Barely 12 hours after taking a 97 mph fastball off his right ankle and needing to be helped off the field, Santana limped into the Rangers clubhouse Sunday determined to convince the Rangers he could play. He spent three hours getting treatment, taped up his ankle, ran a couple of sprints and then tackled the hardest part: Making the Rangers believe his spiel.
"I told them a lot of times," Santana said through an interpreter after scoring the winning run on a sacrifice fly in Sunday's 5-4 10-inning win over St. Louis. "I wanted them to believe me."
There will be no more questions.
Not after he ambled to the plate in the eighth inning and gave the Rangers a pinch hit homer that put them in the position to win the game in regulation. And certainly not after he walked in the 10th, with the Rangers trailing by a run, went to third on Willie Calhoun's pinch hit single and then scored on a shallow sacrifice fly by Nomar Mazara.
"After he ran, he said he was 100 percent," manager Chris Woodward said. "I was pretty happy to hear it. He's pretty tough."

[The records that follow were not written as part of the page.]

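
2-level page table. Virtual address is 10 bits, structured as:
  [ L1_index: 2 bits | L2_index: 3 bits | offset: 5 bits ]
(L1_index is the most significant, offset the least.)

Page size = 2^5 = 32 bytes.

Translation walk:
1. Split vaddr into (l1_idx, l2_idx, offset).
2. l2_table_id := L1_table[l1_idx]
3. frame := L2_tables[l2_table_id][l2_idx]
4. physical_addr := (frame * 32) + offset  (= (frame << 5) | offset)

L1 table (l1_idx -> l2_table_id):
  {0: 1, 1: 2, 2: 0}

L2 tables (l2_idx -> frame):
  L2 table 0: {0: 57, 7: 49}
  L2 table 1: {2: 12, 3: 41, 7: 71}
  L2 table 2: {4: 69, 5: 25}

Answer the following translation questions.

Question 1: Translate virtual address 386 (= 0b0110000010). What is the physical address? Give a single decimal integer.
vaddr = 386 = 0b0110000010
Split: l1_idx=1, l2_idx=4, offset=2
L1[1] = 2
L2[2][4] = 69
paddr = 69 * 32 + 2 = 2210

Answer: 2210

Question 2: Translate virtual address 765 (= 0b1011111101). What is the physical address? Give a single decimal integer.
vaddr = 765 = 0b1011111101
Split: l1_idx=2, l2_idx=7, offset=29
L1[2] = 0
L2[0][7] = 49
paddr = 49 * 32 + 29 = 1597

Answer: 1597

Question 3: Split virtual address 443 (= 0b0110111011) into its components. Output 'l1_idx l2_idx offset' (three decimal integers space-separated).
Answer: 1 5 27

Derivation:
vaddr = 443 = 0b0110111011
  top 2 bits -> l1_idx = 1
  next 3 bits -> l2_idx = 5
  bottom 5 bits -> offset = 27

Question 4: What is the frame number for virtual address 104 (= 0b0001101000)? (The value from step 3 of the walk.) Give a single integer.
vaddr = 104: l1_idx=0, l2_idx=3
L1[0] = 1; L2[1][3] = 41

Answer: 41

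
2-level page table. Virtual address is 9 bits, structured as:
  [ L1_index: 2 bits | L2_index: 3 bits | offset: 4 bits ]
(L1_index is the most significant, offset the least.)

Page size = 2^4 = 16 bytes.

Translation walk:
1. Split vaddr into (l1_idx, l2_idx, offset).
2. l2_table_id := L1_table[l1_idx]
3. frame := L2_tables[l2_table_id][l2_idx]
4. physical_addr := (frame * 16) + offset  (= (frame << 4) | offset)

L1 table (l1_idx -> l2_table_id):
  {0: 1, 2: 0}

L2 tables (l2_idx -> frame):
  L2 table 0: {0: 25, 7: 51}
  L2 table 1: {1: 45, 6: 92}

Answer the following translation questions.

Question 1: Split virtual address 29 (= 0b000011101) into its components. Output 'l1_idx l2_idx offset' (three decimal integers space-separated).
Answer: 0 1 13

Derivation:
vaddr = 29 = 0b000011101
  top 2 bits -> l1_idx = 0
  next 3 bits -> l2_idx = 1
  bottom 4 bits -> offset = 13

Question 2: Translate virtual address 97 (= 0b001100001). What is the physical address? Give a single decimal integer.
vaddr = 97 = 0b001100001
Split: l1_idx=0, l2_idx=6, offset=1
L1[0] = 1
L2[1][6] = 92
paddr = 92 * 16 + 1 = 1473

Answer: 1473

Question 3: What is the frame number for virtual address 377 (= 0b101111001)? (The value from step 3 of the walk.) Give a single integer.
vaddr = 377: l1_idx=2, l2_idx=7
L1[2] = 0; L2[0][7] = 51

Answer: 51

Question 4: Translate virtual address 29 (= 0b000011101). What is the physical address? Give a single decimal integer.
vaddr = 29 = 0b000011101
Split: l1_idx=0, l2_idx=1, offset=13
L1[0] = 1
L2[1][1] = 45
paddr = 45 * 16 + 13 = 733

Answer: 733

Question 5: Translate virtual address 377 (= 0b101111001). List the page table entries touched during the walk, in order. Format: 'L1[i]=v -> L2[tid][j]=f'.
vaddr = 377 = 0b101111001
Split: l1_idx=2, l2_idx=7, offset=9

Answer: L1[2]=0 -> L2[0][7]=51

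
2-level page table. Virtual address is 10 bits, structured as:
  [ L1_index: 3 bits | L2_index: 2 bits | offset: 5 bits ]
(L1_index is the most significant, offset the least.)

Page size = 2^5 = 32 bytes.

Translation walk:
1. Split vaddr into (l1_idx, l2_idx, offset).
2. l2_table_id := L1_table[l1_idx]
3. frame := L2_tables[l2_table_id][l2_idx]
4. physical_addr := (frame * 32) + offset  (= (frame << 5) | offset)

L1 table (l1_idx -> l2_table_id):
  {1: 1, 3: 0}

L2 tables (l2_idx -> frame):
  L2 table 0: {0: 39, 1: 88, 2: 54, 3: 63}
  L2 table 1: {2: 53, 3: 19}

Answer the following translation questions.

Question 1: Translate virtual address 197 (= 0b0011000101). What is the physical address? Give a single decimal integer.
Answer: 1701

Derivation:
vaddr = 197 = 0b0011000101
Split: l1_idx=1, l2_idx=2, offset=5
L1[1] = 1
L2[1][2] = 53
paddr = 53 * 32 + 5 = 1701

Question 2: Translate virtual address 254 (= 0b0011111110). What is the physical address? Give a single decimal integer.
vaddr = 254 = 0b0011111110
Split: l1_idx=1, l2_idx=3, offset=30
L1[1] = 1
L2[1][3] = 19
paddr = 19 * 32 + 30 = 638

Answer: 638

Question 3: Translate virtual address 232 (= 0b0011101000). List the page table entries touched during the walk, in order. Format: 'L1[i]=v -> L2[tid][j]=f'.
Answer: L1[1]=1 -> L2[1][3]=19

Derivation:
vaddr = 232 = 0b0011101000
Split: l1_idx=1, l2_idx=3, offset=8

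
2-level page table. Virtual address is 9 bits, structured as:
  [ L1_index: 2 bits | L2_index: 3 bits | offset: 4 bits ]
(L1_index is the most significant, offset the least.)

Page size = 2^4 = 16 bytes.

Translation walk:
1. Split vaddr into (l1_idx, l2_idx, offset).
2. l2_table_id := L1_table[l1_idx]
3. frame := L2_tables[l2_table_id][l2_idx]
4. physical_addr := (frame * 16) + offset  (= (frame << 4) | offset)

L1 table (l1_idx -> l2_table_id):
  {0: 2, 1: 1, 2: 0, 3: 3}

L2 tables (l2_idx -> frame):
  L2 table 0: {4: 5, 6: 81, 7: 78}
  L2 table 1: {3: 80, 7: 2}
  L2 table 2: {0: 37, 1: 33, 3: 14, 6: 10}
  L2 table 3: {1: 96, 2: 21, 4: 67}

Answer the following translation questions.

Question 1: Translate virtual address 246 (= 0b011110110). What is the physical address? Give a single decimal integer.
vaddr = 246 = 0b011110110
Split: l1_idx=1, l2_idx=7, offset=6
L1[1] = 1
L2[1][7] = 2
paddr = 2 * 16 + 6 = 38

Answer: 38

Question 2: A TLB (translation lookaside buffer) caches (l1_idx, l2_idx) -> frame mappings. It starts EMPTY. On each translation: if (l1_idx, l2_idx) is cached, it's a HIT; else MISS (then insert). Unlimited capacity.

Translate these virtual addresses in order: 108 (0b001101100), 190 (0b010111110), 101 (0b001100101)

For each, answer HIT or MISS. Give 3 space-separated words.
vaddr=108: (0,6) not in TLB -> MISS, insert
vaddr=190: (1,3) not in TLB -> MISS, insert
vaddr=101: (0,6) in TLB -> HIT

Answer: MISS MISS HIT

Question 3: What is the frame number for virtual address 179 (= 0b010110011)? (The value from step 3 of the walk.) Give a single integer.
vaddr = 179: l1_idx=1, l2_idx=3
L1[1] = 1; L2[1][3] = 80

Answer: 80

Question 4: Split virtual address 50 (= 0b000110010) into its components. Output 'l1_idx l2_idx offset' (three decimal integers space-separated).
Answer: 0 3 2

Derivation:
vaddr = 50 = 0b000110010
  top 2 bits -> l1_idx = 0
  next 3 bits -> l2_idx = 3
  bottom 4 bits -> offset = 2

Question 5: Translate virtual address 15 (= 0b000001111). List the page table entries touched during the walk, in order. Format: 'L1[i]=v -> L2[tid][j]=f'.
Answer: L1[0]=2 -> L2[2][0]=37

Derivation:
vaddr = 15 = 0b000001111
Split: l1_idx=0, l2_idx=0, offset=15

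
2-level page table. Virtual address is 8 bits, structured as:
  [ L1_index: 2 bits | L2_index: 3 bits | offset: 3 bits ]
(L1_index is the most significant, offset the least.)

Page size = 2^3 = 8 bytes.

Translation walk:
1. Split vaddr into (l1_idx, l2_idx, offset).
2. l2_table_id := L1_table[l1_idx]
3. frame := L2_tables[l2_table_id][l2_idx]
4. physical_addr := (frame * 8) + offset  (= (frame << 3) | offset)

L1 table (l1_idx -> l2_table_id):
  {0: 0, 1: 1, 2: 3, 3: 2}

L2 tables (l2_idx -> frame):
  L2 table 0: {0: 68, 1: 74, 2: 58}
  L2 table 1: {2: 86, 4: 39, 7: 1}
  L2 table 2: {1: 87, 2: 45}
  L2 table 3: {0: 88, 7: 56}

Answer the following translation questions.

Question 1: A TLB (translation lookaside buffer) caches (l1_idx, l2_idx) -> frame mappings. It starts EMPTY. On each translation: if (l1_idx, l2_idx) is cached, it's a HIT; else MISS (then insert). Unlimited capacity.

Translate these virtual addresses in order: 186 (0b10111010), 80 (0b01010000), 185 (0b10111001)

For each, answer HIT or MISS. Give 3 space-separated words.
vaddr=186: (2,7) not in TLB -> MISS, insert
vaddr=80: (1,2) not in TLB -> MISS, insert
vaddr=185: (2,7) in TLB -> HIT

Answer: MISS MISS HIT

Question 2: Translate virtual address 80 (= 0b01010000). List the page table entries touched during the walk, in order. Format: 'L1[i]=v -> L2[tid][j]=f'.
Answer: L1[1]=1 -> L2[1][2]=86

Derivation:
vaddr = 80 = 0b01010000
Split: l1_idx=1, l2_idx=2, offset=0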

So was he actually "100 percent?"
After a pause, "I felt that I was" Santana said, the hint of a smile curling from his mouth.
Santana came to the plate in the eighth inning in place of Ronald Guzman to face lefty Andrew Miller. On a 2-2 fastball, he pulled a pitch into the left field seats to give the Rangers a 3-2 lead. St. Louis tied it on Dexter Fowler's ninth-inning homer and took the lead in the 10th.
In the 10th, following Rougned Odor's leadoff single against 102-mph-throwing Jordan Hicks, Santana worked his way to a walk, then went to third without issue on Calhoun's game-tying hit. That gave him confidence to go on Mazara's shallow fly ball to center.
"He showed how tough he is," Mazara said. "And he's fast. If you have a guy like that at third base, you don't have to do too much with the ball."